My husband (36M) and I have been together for nearly ten years and married for a couple. When we first met, he was facing significant challenges—grieving the loss of both parents and trying to manage a family business that he wasn’t equipped for. His lifestyle was quite unhealthy at that time, but I was drawn to his kindness, particularly in how he cared for animals. Over the years, we've created a life together—sharing a home, running a business, and rescuing several dogs along the way. Although many aspects of our lives have improved, his unhealthy habits (smoking, substance use, irregular eating and sleeping patterns) have remained largely unchanged, despite numerous discussions, therapy sessions, medications, and attempts to quit. I prioritize my health and take care of myself, and I want the same for him—not just for his own well-being, but for our future as a couple. I've always tried to be patient and supportive, but it feels as though we've been trapped in the same cycle for years. He recognizes the issues, agrees with me, and makes small efforts, particularly after arguments, but nothing seems to be sustainable over the long term.
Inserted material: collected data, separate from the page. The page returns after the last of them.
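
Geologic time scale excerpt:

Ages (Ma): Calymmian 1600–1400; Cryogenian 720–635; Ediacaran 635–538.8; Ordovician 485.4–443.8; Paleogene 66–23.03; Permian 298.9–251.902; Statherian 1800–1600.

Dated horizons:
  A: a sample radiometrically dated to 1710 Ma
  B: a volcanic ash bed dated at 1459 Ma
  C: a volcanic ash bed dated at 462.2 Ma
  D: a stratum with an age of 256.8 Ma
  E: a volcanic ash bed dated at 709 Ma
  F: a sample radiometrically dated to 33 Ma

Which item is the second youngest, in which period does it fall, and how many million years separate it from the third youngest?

Sorted youngest-first by Ma: F (33), D (256.8), C (462.2), E (709), B (1459), A (1710).
The second youngest is D at 256.8 Ma, which lies in 298.9–251.902 Ma: the Permian.
The third youngest is C at 462.2 Ma; separation = |256.8 − 462.2| = 205.4 Myr.

D, in the Permian; 205.4 million years to C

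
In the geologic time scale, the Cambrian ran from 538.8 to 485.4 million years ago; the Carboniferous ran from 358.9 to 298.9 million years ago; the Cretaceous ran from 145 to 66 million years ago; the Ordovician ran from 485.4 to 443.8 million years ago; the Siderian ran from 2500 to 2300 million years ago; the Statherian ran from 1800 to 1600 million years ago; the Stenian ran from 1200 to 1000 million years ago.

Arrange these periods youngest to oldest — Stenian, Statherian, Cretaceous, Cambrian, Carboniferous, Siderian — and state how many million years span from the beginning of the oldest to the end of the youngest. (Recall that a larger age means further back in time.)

Start ages (Ma): Siderian 2500, Statherian 1800, Stenian 1200, Cambrian 538.8, Carboniferous 358.9, Cretaceous 145.
Ordered youngest to oldest: Cretaceous, Carboniferous, Cambrian, Stenian, Statherian, Siderian.
Span = 2500 − 66 = 2434 Myr.

Cretaceous, Carboniferous, Cambrian, Stenian, Statherian, Siderian; total span 2434 Myr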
I love him deeply, but it's difficult not to feel resentful. I don’t want to leave our relationship, but I also don’t want to spend my life watching someone I care about slowly self-destruct. How can I balance being patient with setting my own boundaries without feeling like I'm giving up on him? Has anyone else gone through a similar experience?


davidlogan • 2d ago
What specific boundaries do you feel you need to set for your own well-being while still supporting your husband?